KUR’AN-ı azimüşşan nasıl başlamış ve nasıl bitmiş? Sonsuz evrende, matematiksel bir hesap-kitap ile ve bir hikmetle yaratılmış bu mavi gezegende, yine başka bir ahsen-i takvimle yaratılmış ve en akıllı canlı olan “insan”dan ne istenmekte?! “Hani Rabbin meleklere, ben yeryüzünde mutlaka bir halife yaratacağım demişti. Demişlerdi ki: Orda bozgunculuk edecek ve kan dökecek birini mi yaratacaksın? Biz, sana hamdederek ve noksan sıfatlardan arılığını, söylemede, seni kutsamadayız ya; (Allah) şüphesiz ben, sizin bilmediğinizi bilirim demişti.” ya işte o “insan”dan, yüce yaratıcı katında “halife” olarak nitelenen her bir bireyden ne istenmekte?...
“Yaratan Rabbın adıyla oku! O, insanı alaktan yarattı. Oku! Rabbın karşılıksız iyilik ve ihsan sahibidir.” İşte iniş sırasına göre ilk üç ayet böyledir. Yani, 1. Sure olan ALAK suresinin ilk üç ayeti. Alak kelamı, mana ve maddeyi arada cem etmiştir. Öyle ki, sevgi ve şefkat anlamıyla biyolojik oluşum anlamı iç içedir.
Ve 2. Sure KALEM suresi, kaleme yeminle başlar: “Nun’a, Kalem’e ve satır satır yazdıklarına and olsun k…” Bir sureye Allah (celle celaluhu) yeminle başlamışsa, vahyettiği şeyde ayrı bir hikmet vardır. Bu ne olabilir? Kalemin yazdıkları, dünya hayatı için, insan ve tüm canlılar için çok önemli bir mevki tutar. Esasen ilk suredeki “oku!” ve 2. Suredeki “yaz!” emirlerinin, okuma-yazmanın yalın anlamını çok aşan anlam ve süreçleri ifade ettiği bellidir. Oku, keşfet, deney yap, araştır, incele, gözlem yap, kuram geliştir ve bütün bunları yaz…

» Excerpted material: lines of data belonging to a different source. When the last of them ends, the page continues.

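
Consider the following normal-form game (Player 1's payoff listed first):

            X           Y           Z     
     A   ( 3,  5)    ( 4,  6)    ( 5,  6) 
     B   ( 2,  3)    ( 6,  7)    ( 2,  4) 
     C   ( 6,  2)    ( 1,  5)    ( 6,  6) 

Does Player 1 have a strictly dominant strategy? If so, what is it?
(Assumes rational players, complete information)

No strictly dominant strategy exists for Player 1

Work:
A strategy strictly dominates another if it gives a strictly higher payoff against every opponent action. Compare each pair of P1's strategies column-by-column:
  A vs B: [3 vs 2, 4 vs 6, 5 vs 2] → A does not strictly dominate B (column Y: 4 ≤ 6)
  A vs C: [3 vs 6, 4 vs 1, 5 vs 6] → A does not strictly dominate C (column X: 3 ≤ 6)
  B vs A: [2 vs 3, 6 vs 4, 2 vs 5] → B does not strictly dominate A (column X: 2 ≤ 3)
  B vs C: [2 vs 6, 6 vs 1, 2 vs 6] → B does not strictly dominate C (column X: 2 ≤ 6)
  C vs A: [6 vs 3, 1 vs 4, 6 vs 5] → C does not strictly dominate A (column Y: 1 ≤ 4)
  C vs B: [6 vs 2, 1 vs 6, 6 vs 2] → C does not strictly dominate B (column Y: 1 ≤ 6)
No single strategy strictly dominates all others → no strictly dominant strategy.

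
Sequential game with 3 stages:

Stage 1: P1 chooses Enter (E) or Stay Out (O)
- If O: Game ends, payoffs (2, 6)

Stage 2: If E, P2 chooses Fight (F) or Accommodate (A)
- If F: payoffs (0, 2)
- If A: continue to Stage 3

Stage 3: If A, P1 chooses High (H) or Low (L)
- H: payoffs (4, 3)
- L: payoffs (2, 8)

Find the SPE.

SPE: (E, A, H); Outcome (4, 3)

Work:
Stage 3: P1 chooses H (4 vs 2)
Stage 2: P2: F->2, A->3 (anticipating H). Choose A
Stage 1: P1: O->2, E->4 (anticipating A, H). Choose E
SPE path: E -> A -> H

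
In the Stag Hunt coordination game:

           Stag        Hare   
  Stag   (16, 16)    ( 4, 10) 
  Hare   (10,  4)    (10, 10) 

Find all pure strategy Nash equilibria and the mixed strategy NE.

Pure NE: (Stag, Stag) and (Hare, Hare); Mixed NE: p = 0.5, q = 0.5

Work:
Check pure NE:
(Stag, Stag): (16, 16) - no unilateral deviation beneficial
(Hare, Hare): (10, 10) - no unilateral deviation beneficial
Mixed NE: P1 plays Stag with p = 0.5, P2 plays Stag with q = 0.5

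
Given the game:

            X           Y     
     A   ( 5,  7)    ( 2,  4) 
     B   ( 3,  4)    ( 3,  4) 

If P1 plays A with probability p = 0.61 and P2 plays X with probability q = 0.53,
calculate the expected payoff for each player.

E[P1] = 3.3599, E[P2] = 4.9699

Work:
E[P1] = p·q·π₁(A,X) + p·(1-q)·π₁(A,Y) + (1-p)·q·π₁(B,X) + (1-p)·(1-q)·π₁(B,Y)
= 0.61·0.53·5 + 0.61·0.47·2 + 0.39·0.53·3 + 0.39·0.47·3
= 3.3599

E[P2] = 4.9699 (similar calculation)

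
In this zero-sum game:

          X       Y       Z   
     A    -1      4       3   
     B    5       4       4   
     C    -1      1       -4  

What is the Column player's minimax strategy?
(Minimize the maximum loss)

Column should play Y or Z (all achieve the minimum), value = 4

Work:
Column player minimizes Row's maximum payoff:
Column X: max payoff to Row = 5
Column Y: max payoff to Row = 4
Column Z: max payoff to Row = 4
Minimum is 4, achieved by columns Y, Z (tied).
Each of Y or Z is a minimax strategy.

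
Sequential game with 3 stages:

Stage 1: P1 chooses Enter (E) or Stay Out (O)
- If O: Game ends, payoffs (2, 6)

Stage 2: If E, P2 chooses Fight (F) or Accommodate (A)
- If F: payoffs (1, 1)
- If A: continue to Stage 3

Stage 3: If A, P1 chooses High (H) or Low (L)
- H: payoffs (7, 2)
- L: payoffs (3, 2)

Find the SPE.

SPE: (E, A, H); Outcome (7, 2)

Work:
Stage 3: P1 chooses H (7 vs 3)
Stage 2: P2: F->1, A->2 (anticipating H). Choose A
Stage 1: P1: O->2, E->7 (anticipating A, H). Choose E
SPE path: E -> A -> H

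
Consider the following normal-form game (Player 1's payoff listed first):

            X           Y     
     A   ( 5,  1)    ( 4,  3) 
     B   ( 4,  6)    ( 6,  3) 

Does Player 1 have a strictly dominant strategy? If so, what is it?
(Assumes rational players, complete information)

No strictly dominant strategy exists for Player 1

Work:
A strategy strictly dominates another if it gives a strictly higher payoff against every opponent action. Compare each pair of P1's strategies column-by-column:
  A vs B: [5 vs 4, 4 vs 6] → A does not strictly dominate B (column Y: 4 ≤ 6)
  B vs A: [4 vs 5, 6 vs 4] → B does not strictly dominate A (column X: 4 ≤ 5)
No single strategy strictly dominates all others → no strictly dominant strategy.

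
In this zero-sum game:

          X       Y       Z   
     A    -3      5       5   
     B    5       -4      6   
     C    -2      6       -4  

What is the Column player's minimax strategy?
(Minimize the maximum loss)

Column should play X, value = 5

Work:
Column player minimizes Row's maximum payoff:
Column X: max payoff to Row = 5
Column Y: max payoff to Row = 6
Column Z: max payoff to Row = 6
Minimum is 5, achieved by column X.
Minimax strategy: X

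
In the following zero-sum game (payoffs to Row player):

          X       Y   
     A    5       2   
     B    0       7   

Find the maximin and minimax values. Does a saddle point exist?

Maximin = 2, Minimax = 5, Saddle: False

Work:
Row minimums: [2, 0] → maximin = 2
Column maximums: [5, 7] → minimax = 5
No saddle point (maximin ≠ minimax). Mixed strategy needed.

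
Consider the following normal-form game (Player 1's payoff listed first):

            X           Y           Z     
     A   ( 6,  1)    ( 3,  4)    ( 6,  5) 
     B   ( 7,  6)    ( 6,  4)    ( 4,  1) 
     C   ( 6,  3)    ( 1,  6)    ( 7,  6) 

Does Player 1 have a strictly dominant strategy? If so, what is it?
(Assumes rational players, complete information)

No strictly dominant strategy exists for Player 1

Work:
A strategy strictly dominates another if it gives a strictly higher payoff against every opponent action. Compare each pair of P1's strategies column-by-column:
  A vs B: [6 vs 7, 3 vs 6, 6 vs 4] → A does not strictly dominate B (column X: 6 ≤ 7)
  A vs C: [6 vs 6, 3 vs 1, 6 vs 7] → A does not strictly dominate C (column X: 6 ≤ 6)
  B vs A: [7 vs 6, 6 vs 3, 4 vs 6] → B does not strictly dominate A (column Z: 4 ≤ 6)
  B vs C: [7 vs 6, 6 vs 1, 4 vs 7] → B does not strictly dominate C (column Z: 4 ≤ 7)
  C vs A: [6 vs 6, 1 vs 3, 7 vs 6] → C does not strictly dominate A (column X: 6 ≤ 6)
  C vs B: [6 vs 7, 1 vs 6, 7 vs 4] → C does not strictly dominate B (column X: 6 ≤ 7)
No single strategy strictly dominates all others → no strictly dominant strategy.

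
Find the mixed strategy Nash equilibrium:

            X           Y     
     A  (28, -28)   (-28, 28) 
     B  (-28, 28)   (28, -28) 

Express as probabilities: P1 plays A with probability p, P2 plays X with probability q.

p = 0.5, q = 0.5

Work:
Find probabilities that make opponent indifferent:
P2 chooses q to make P1 indifferent between A and B
P1 chooses p to make P2 indifferent between X and Y
Mixed NE: P1 plays (A: 0.5, B: 0.5), P2 plays (X: 0.5, Y: 0.5)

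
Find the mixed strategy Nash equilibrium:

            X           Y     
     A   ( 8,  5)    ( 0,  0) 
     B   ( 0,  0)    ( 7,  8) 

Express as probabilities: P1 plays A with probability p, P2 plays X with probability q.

p = 0.6154, q = 0.4667

Work:
Find probabilities that make opponent indifferent:
P2 chooses q to make P1 indifferent between A and B
P1 chooses p to make P2 indifferent between X and Y
Mixed NE: P1 plays (A: 0.6154, B: 0.3846), P2 plays (X: 0.4667, Y: 0.5333)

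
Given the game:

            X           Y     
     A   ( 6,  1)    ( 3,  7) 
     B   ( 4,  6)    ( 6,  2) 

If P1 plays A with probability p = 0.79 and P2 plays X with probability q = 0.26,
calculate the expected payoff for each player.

E[P1] = 4.137, E[P2] = 4.936

Work:
E[P1] = p·q·π₁(A,X) + p·(1-q)·π₁(A,Y) + (1-p)·q·π₁(B,X) + (1-p)·(1-q)·π₁(B,Y)
= 0.79·0.26·6 + 0.79·0.74·3 + 0.21·0.26·4 + 0.21·0.74·6
= 4.137

E[P2] = 4.936 (similar calculation)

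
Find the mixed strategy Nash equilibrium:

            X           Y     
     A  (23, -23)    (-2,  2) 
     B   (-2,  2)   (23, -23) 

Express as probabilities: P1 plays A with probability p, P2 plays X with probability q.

p = 0.5, q = 0.5

Work:
Find probabilities that make opponent indifferent:
P2 chooses q to make P1 indifferent between A and B
P1 chooses p to make P2 indifferent between X and Y
Mixed NE: P1 plays (A: 0.5, B: 0.5), P2 plays (X: 0.5, Y: 0.5)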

3. Sure MÜZZEMMİL’de, Resul-ü Ekrem’e “Ey örtüsüne bürünen geceleyin kalk!” emri verilmiştir. Ve ağır ağır, düşüne düşüne KUR’AN oku. Doğrusu biz senin üzerine ağır bir söz bırakacağız.” (Müzzemmil: Örtüye bürünen)

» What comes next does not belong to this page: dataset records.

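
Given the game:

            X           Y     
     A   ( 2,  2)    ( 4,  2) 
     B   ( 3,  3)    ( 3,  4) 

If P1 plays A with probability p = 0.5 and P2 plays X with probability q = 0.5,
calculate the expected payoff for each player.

E[P1] = 3.0, E[P2] = 2.75

Work:
E[P1] = p·q·π₁(A,X) + p·(1-q)·π₁(A,Y) + (1-p)·q·π₁(B,X) + (1-p)·(1-q)·π₁(B,Y)
= 0.5·0.5·2 + 0.5·0.5·4 + 0.5·0.5·3 + 0.5·0.5·3
= 3.0

E[P2] = 2.75 (similar calculation)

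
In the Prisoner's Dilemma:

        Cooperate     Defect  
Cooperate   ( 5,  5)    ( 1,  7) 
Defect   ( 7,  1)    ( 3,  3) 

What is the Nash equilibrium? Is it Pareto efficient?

(Defect, Defect) is NE; not Pareto efficient

Work:
Defect dominates Cooperate for both players:
If P2 cooperates: Defect (7) > Cooperate (5)
If P2 defects: Defect (3) > Cooperate (1)
NE: (Defect, Defect) with payoff (3, 3)
But (Cooperate, Cooperate) = (5, 5) Pareto dominates (3, 3)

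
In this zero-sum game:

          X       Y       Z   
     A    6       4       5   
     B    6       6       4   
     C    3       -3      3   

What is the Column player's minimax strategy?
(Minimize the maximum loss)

Column should play Z, value = 5

Work:
Column player minimizes Row's maximum payoff:
Column X: max payoff to Row = 6
Column Y: max payoff to Row = 6
Column Z: max payoff to Row = 5
Minimum is 5, achieved by column Z.
Minimax strategy: Z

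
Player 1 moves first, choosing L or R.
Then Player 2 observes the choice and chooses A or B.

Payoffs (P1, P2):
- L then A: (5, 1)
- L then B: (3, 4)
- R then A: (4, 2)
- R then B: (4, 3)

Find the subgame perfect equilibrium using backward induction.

P1 plays R, P2 plays B after L and B after R; Payoff (4, 3)

Work:
Backward induction:
After L: P2 chooses B → P1 gets 3
After R: P2 chooses B → P1 gets 4
P1 chooses R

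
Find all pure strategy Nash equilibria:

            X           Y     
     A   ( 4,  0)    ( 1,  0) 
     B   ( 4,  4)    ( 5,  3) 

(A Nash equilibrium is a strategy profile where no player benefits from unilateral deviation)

Nash equilibrium: (A, X), (B, X)

Work:
Best responses:
  P1 vs X: payoffs [4, 4] → best response A/B (payoff 4)
  P1 vs Y: payoffs [1, 5] → best response B (payoff 5)
  P2 vs A: payoffs [0, 0] → best response X/Y (payoff 0)
  P2 vs B: payoffs [4, 3] → best response X (payoff 4)
Mutual best responses: (A,X), (B,X) → Nash equilibria.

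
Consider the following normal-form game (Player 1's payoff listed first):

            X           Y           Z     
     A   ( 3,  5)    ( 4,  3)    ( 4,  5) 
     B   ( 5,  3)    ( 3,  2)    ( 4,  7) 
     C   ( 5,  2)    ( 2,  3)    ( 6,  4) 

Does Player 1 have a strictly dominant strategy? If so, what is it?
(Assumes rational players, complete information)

No strictly dominant strategy exists for Player 1

Work:
A strategy strictly dominates another if it gives a strictly higher payoff against every opponent action. Compare each pair of P1's strategies column-by-column:
  A vs B: [3 vs 5, 4 vs 3, 4 vs 4] → A does not strictly dominate B (column X: 3 ≤ 5)
  A vs C: [3 vs 5, 4 vs 2, 4 vs 6] → A does not strictly dominate C (column X: 3 ≤ 5)
  B vs A: [5 vs 3, 3 vs 4, 4 vs 4] → B does not strictly dominate A (column Y: 3 ≤ 4)
  B vs C: [5 vs 5, 3 vs 2, 4 vs 6] → B does not strictly dominate C (column X: 5 ≤ 5)
  C vs A: [5 vs 3, 2 vs 4, 6 vs 4] → C does not strictly dominate A (column Y: 2 ≤ 4)
  C vs B: [5 vs 5, 2 vs 3, 6 vs 4] → C does not strictly dominate B (column X: 5 ≤ 5)
No single strategy strictly dominates all others → no strictly dominant strategy.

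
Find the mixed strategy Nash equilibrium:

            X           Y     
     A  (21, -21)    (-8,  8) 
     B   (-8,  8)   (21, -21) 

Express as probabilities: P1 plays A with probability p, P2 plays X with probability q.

p = 0.5, q = 0.5

Work:
Find probabilities that make opponent indifferent:
P2 chooses q to make P1 indifferent between A and B
P1 chooses p to make P2 indifferent between X and Y
Mixed NE: P1 plays (A: 0.5, B: 0.5), P2 plays (X: 0.5, Y: 0.5)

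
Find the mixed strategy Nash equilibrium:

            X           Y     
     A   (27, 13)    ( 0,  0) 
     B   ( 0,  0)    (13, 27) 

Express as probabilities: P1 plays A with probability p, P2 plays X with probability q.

p = 0.675, q = 0.325

Work:
Find probabilities that make opponent indifferent:
P2 chooses q to make P1 indifferent between A and B
P1 chooses p to make P2 indifferent between X and Y
Mixed NE: P1 plays (A: 0.675, B: 0.325), P2 plays (X: 0.325, Y: 0.675)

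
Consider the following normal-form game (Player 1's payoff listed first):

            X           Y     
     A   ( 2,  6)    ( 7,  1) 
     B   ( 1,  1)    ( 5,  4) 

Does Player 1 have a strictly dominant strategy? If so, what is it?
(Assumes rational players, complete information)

Yes, Player 1's strictly dominant strategy is A

Work:
A strategy strictly dominates another if it gives a strictly higher payoff against every opponent action. Compare each pair of P1's strategies column-by-column:
  A vs B: [2 vs 1, 7 vs 5] → A strictly dominates B
  B vs A: [1 vs 2, 5 vs 7] → B does not strictly dominate A (column X: 1 ≤ 2)
A strictly dominates every other strategy → strictly dominant.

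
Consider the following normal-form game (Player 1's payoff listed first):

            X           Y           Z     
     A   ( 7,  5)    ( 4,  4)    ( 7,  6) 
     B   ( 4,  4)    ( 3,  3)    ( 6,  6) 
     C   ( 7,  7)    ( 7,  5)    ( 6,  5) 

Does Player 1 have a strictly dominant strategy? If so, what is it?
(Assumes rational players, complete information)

No strictly dominant strategy exists for Player 1

Work:
A strategy strictly dominates another if it gives a strictly higher payoff against every opponent action. Compare each pair of P1's strategies column-by-column:
  A vs B: [7 vs 4, 4 vs 3, 7 vs 6] → A strictly dominates B
  A vs C: [7 vs 7, 4 vs 7, 7 vs 6] → A does not strictly dominate C (column X: 7 ≤ 7)
  B vs A: [4 vs 7, 3 vs 4, 6 vs 7] → B does not strictly dominate A (column X: 4 ≤ 7)
  B vs C: [4 vs 7, 3 vs 7, 6 vs 6] → B does not strictly dominate C (column X: 4 ≤ 7)
  C vs A: [7 vs 7, 7 vs 4, 6 vs 7] → C does not strictly dominate A (column X: 7 ≤ 7)
  C vs B: [7 vs 4, 7 vs 3, 6 vs 6] → C does not strictly dominate B (column Z: 6 ≤ 6)
No single strategy strictly dominates all others → no strictly dominant strategy.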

4. SURE MÜDDESİR’de şöyle buyrulmuştur. “Ey örtüsüne bürünen! Kalk da uyar. Ve birle Rabbini ve başa kakma yaptığın iyiliği. Ve yalnız Rabbin için dayanaklı kıl benliği.” (Müddesir: Örtü veya elbisesine bürünen)
Ve 5. SURE FATİHA Suresi, ki yedi ayetlik bu sure, beş vakit namazda, günde toplam 40 kez okunur, büyük bir duadır. Bu duanın 5. Ayetinde kul, sırat-ı müstakime, dosdoğru yola, hidayete erebilmek için yakarışta bulunur.
…………
Sıra geldi son surelere/son ayetlere. MAİDE – MÜMTEHİNE – HADİD – TEVBE – NASR.

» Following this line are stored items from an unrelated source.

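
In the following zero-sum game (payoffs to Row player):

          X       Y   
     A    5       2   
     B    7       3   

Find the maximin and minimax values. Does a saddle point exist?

Maximin = 3, Minimax = 3, Saddle: True

Work:
Row minimums: [2, 3] → maximin = 3
Column maximums: [7, 3] → minimax = 3
Saddle point exists! Game value = 3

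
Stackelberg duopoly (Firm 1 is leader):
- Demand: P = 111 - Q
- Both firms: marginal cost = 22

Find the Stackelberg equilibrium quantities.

q₁* (leader) = 44.5, q₂* (follower) = 22.25

Work:
Follower's reaction: q₂ = (a - c - q₁)/2
Leader substitutes: π₁ = q₁·(a - q₁ - (a-c-q₁)/2 - c)
FOC: q₁* = (111 - 22)/2 = 44.50
Then: q₂* = (111 - 22 - 44.5)/2 = 22.25
Leader has first-mover advantage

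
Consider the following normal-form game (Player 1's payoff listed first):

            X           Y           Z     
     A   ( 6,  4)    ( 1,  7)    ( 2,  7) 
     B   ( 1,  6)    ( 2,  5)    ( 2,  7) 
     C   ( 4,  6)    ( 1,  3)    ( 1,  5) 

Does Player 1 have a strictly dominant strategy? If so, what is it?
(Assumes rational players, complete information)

No strictly dominant strategy exists for Player 1

Work:
A strategy strictly dominates another if it gives a strictly higher payoff against every opponent action. Compare each pair of P1's strategies column-by-column:
  A vs B: [6 vs 1, 1 vs 2, 2 vs 2] → A does not strictly dominate B (column Y: 1 ≤ 2)
  A vs C: [6 vs 4, 1 vs 1, 2 vs 1] → A does not strictly dominate C (column Y: 1 ≤ 1)
  B vs A: [1 vs 6, 2 vs 1, 2 vs 2] → B does not strictly dominate A (column X: 1 ≤ 6)
  B vs C: [1 vs 4, 2 vs 1, 2 vs 1] → B does not strictly dominate C (column X: 1 ≤ 4)
  C vs A: [4 vs 6, 1 vs 1, 1 vs 2] → C does not strictly dominate A (column X: 4 ≤ 6)
  C vs B: [4 vs 1, 1 vs 2, 1 vs 2] → C does not strictly dominate B (column Y: 1 ≤ 2)
No single strategy strictly dominates all others → no strictly dominant strategy.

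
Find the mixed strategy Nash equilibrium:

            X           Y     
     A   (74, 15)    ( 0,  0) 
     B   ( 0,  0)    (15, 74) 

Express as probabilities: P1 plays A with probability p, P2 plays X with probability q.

p = 0.8315, q = 0.1685

Work:
Find probabilities that make opponent indifferent:
P2 chooses q to make P1 indifferent between A and B
P1 chooses p to make P2 indifferent between X and Y
Mixed NE: P1 plays (A: 0.8315, B: 0.1685), P2 plays (X: 0.1685, Y: 0.8315)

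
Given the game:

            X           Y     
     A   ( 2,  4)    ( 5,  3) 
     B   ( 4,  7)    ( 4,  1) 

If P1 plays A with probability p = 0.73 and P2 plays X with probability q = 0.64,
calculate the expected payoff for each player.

E[P1] = 3.3284, E[P2] = 3.964

Work:
E[P1] = p·q·π₁(A,X) + p·(1-q)·π₁(A,Y) + (1-p)·q·π₁(B,X) + (1-p)·(1-q)·π₁(B,Y)
= 0.73·0.64·2 + 0.73·0.36·5 + 0.27·0.64·4 + 0.27·0.36·4
= 3.3284

E[P2] = 3.964 (similar calculation)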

MAİDE’nin 2. Ayetinde ortaya konan evrensel ilke şöyledir:
“İyilik, hayır ve takva üzere yardımlaşın; günah, kötülük ve düşmanlık üzere yardımlaşmayın.” Kur’an-ı kerimin 110. Suresi olan MAİDE’de yer almış olsa da, bazı alimlerce en san vahyedilen ayet kabul edilen 3. Ayet “…Bugün sizin için dininizi kemale erdirdim, üzerinizdeki nimetimi tamamladım ve sizin için din olarak İslam’ı seçip benimsedim.” (Maide: üzerinde yemek bulunan sofra)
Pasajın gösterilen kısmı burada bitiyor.